Sunday, January 26, 2014

LADY SNOWBLOOD (1973)

Toshiya Fujita's film is obviously a landmark in the mental landscape of Quentin Tarantino. It's not only a gory revenge story, but it also has the quirky chaptering that would become a Tarantino tic. In the context of Japanese cinema and pop culture, it's part of the legacy of Kazuo Koike, the manga writer best known for his Lone Wolf and Cub (aka Shogun Assassin) series. America's nearest counterpart to Koike probably would be Frank Miller, an admirer who contributed covers to the first series of American translations of the Lone Wolf books. Like Miller, Koike brought a new level of "realistic violence and death" (as it used to be described by comic book sellers) to his medium, though Koike did so as a writer only. Ironically, given the new level of gore his stories inspired in movies, Koike's manga were published in black and white. Others factors certainly influenced filmmakers like Fujita, whose unflagging enthusiasm for arterial spray can make Lady Snowblood sometimes look like a Herschel Gordon Lewis samurai film. Fujita didn't invent the effect; Kurosawa had done it (in black and white) in Sanjuro back in 1962. But Fujita's persistent attentiveness to all the ways blood can flow seems exploitative if not pornographic.


Fortunately, there are levels of style and self-awareness that redeem the picture. Koike contributed to the screenplay, and there may be a note of self-congratulation in the sequence when Meiji-era readers rush to buy copies of Lady Snowblood, the muckraking account of the heroine written by the film's Koike surrogate, a Japanese Ned Buntline who turns the protagonist into a folk heroine, as images from the original manga appear on screen.

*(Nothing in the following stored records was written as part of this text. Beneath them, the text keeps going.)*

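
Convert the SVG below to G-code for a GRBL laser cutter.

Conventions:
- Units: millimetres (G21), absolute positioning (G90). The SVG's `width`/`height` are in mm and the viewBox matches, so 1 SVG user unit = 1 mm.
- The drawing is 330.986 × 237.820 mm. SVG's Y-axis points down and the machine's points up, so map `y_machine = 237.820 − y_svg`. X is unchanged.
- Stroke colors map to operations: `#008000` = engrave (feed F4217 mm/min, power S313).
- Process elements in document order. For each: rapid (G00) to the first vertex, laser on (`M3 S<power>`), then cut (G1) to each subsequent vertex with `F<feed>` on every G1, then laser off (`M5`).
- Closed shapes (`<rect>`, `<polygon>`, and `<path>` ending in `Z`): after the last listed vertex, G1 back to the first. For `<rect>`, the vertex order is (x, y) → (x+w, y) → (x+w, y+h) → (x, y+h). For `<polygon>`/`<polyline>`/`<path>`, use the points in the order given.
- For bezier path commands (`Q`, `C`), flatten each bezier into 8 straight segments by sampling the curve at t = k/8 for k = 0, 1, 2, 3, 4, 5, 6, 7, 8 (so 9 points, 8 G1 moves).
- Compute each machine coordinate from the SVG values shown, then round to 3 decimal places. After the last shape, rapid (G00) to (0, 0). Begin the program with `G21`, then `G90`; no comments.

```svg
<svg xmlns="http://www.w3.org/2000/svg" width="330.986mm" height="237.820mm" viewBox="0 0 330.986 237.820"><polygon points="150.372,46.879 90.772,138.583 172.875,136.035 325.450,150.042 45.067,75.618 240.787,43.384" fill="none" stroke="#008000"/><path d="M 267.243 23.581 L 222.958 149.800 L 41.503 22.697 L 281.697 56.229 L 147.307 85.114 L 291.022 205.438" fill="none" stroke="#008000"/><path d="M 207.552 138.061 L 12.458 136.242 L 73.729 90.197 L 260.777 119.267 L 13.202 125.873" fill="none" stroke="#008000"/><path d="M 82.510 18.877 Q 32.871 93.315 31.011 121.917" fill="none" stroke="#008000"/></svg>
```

G21
G90
G00 X150.372 Y190.941
M3 S313
G1 X90.772 Y99.237 F4217
G1 X172.875 Y101.785 F4217
G1 X325.450 Y87.778 F4217
G1 X45.067 Y162.202 F4217
G1 X240.787 Y194.436 F4217
G1 X150.372 Y190.941 F4217
M5
G00 X267.243 Y214.239
M3 S313
G1 X222.958 Y88.020 F4217
G1 X41.503 Y215.123 F4217
G1 X281.697 Y181.591 F4217
G1 X147.307 Y152.706 F4217
G1 X291.022 Y32.382 F4217
M5
G00 X207.552 Y99.759
M3 S313
G1 X12.458 Y101.578 F4217
G1 X73.729 Y147.623 F4217
G1 X260.777 Y118.553 F4217
G1 X13.202 Y111.947 F4217
M5
G00 X82.510 Y218.943
M3 S313
G1 X70.847 Y201.050 F4217
G1 X60.677 Y184.589 F4217
G1 X52.000 Y169.560 F4217
G1 X44.816 Y155.964 F4217
G1 X39.125 Y143.800 F4217
G1 X34.927 Y133.069 F4217
G1 X32.223 Y123.770 F4217
G1 X31.011 Y115.903 F4217
M5
G00 X0.000 Y0.000

Since the viewBox matches the mm dimensions, user units are millimetres directly. The only transform is the Y-flip y_m = 237.820 − y_svg.

Shape 1 is a closed polygon drawn with `<polygon>`. Its stroke #008000 means engrave at S313, F4217. After flipping Y the toolpath is (150.372,190.941) → (90.772,99.237) → (172.875,101.785) → (325.450,87.778) → (45.067,162.202) → (240.787,194.436) → (150.372,190.941), returning to the start.

Shape 2 is a open polyline drawn with `<path>`. Its stroke #008000 means engrave at S313, F4217. After flipping Y the toolpath is (267.243,214.239) → (222.958,88.020) → (41.503,215.123) → (281.697,181.591) → (147.307,152.706) → (291.022,32.382).

Shape 3 is a open polyline drawn with `<path>`. Its stroke #008000 means engrave at S313, F4217. After flipping Y the toolpath is (207.552,99.759) → (12.458,101.578) → (73.729,147.623) → (260.777,118.553) → (13.202,111.947).

Shape 4 is a quadratic bezier drawn with `<path>`. Its stroke #008000 means engrave at S313, F4217. After flipping Y the toolpath is (82.510,218.943) → (70.847,201.050) → (60.677,184.589) → (52.000,169.560) → (44.816,155.964) → (39.125,143.800) → (34.927,133.069) → (32.223,123.770) → (31.011,115.903).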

More characteristic of Koike, perhaps, is the doomy tone, the way the heroine is identified as a creature of the "netherworld," accursed from birth with a burden of vengeance. But that portentousness actually fits well with the increasing stylization of the story, the way a curtain comes down to end Chapter Three after the heroine slices a hanged woman in half, or the way Fujita teases the start of Chapter Four by having the author actually drafting the chapter head with ink on paper before something distracts him. Perhaps these are ways of acknowledging the manga-ness of the material, of establishing that the source is at a further remove from reality than the usual sources of samurai movies. The increasing stylization puts the blood in a different light, suggesting that it's more than spectacle for slack-jawed gorehounds. Not that that would compromise the experience for the gorehounds, but Lady Snowblood was and still can be enjoyed on multiple levels depending on the what the viewer is looking for.

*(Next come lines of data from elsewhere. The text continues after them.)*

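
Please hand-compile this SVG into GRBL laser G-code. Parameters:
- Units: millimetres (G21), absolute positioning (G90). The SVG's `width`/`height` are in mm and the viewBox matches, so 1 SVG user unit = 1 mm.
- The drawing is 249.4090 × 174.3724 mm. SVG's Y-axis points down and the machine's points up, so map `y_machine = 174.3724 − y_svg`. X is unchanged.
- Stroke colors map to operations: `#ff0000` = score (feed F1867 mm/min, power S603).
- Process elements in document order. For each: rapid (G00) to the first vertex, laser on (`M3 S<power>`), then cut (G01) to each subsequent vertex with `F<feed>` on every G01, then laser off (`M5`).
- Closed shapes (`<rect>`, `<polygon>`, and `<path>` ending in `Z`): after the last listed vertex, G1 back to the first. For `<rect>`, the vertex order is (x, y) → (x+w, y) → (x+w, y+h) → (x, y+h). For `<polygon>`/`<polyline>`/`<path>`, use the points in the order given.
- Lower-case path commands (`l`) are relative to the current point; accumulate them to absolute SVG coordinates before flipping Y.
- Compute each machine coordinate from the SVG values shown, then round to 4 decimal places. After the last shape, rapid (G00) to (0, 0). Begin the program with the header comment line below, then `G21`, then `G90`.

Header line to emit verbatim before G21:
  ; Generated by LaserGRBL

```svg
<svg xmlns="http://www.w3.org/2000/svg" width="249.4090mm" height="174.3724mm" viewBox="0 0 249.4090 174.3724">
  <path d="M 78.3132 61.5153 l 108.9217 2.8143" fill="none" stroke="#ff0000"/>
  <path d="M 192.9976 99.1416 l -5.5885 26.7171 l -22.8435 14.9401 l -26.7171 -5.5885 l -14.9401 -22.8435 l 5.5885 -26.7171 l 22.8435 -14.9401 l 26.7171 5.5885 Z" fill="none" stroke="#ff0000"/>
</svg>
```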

The mighty Meiko Kaki plays Yuki, "Lady Snowblood," first scene assassinating a yakuza boss on an appropriately snowy night. An origin story follows establishing her beef with four scumbags -- three men and a woman -- who ran a racket promising exemptions from military service in return for payments with which they absconded. These no-goods pounce on the new schoolteacher who's arrived in town, identifying him as a wicked government "man in white" and murdering him and his son. They rape his wife, who ends up a prostitute in prison desperately trying to get pregnant so a child can avenge her family against the remaining three malefactors after killing one herself. Yuki is her prison-born spawn, born as her mother dies, raised by a soon-released fellow con and trained in combat by a rather mean priest.


Believing one of the three dead at sea, Yuki goes after the survivors, one a broken-down gambler with a devoted daughter, the female fourth in parts unknown under a new identity. Yuki agrees to have her story published with the idea that pubilcity will draw the woman out rather than forcing her deeper into hiding, and that proves a good guess. More surprising is how that woman ends up hanged before Yuki can finish her. Turns out that the one thought lost at sea wasn't lost at all -- and he's the writer's father. You'd think he wouldn't show his hand and risk Yuki's wrath, but common sense would only stop this film in its tracks, and we really wouldn't want that to happen.


I assume that most people wouldn't. To be frank, I still don't care for the increased gore in Seventies swordplay movies; no matter how we might rationalize it as stylization, it still comes across as crass compared to the more elegant violence of the previous generation. Still, style is substance in Lady Snowblood, and Fujita and cinematographer Masaki Tamura bring enough genuine style to the picture to keep it worth looking at -- although Meiko Kaji pretty much does that just by showing up. She's arguably the greatest action actress cinema has yet produced, and that itself is probably a triumph of style over substance. Whether she's a sword-wielding avenger or Female Convict Scorpion in modern dress, Kaji has a presence that dominates the screen -- as well as a lovely singing voice for the theme songs all Japanese actors, apparently, were obliged to perform in this period. However we describe Lady Snowblood generically or stylistically, it's first and foremost a Meiko Kaji movie, and as such is certainly worth seeing. Maybe we should think of all those ejaculations of blood as the homage due to her.

1 comment:

dfordoom said...

Meiko Kaji is certainly one of those performers whose mere presence in a movie makes it worth watching. I have a soft spot for Miki Sugimoto but I'd have to admit that Meiko Kaji was the queen of 70s Japanese exploitation movies.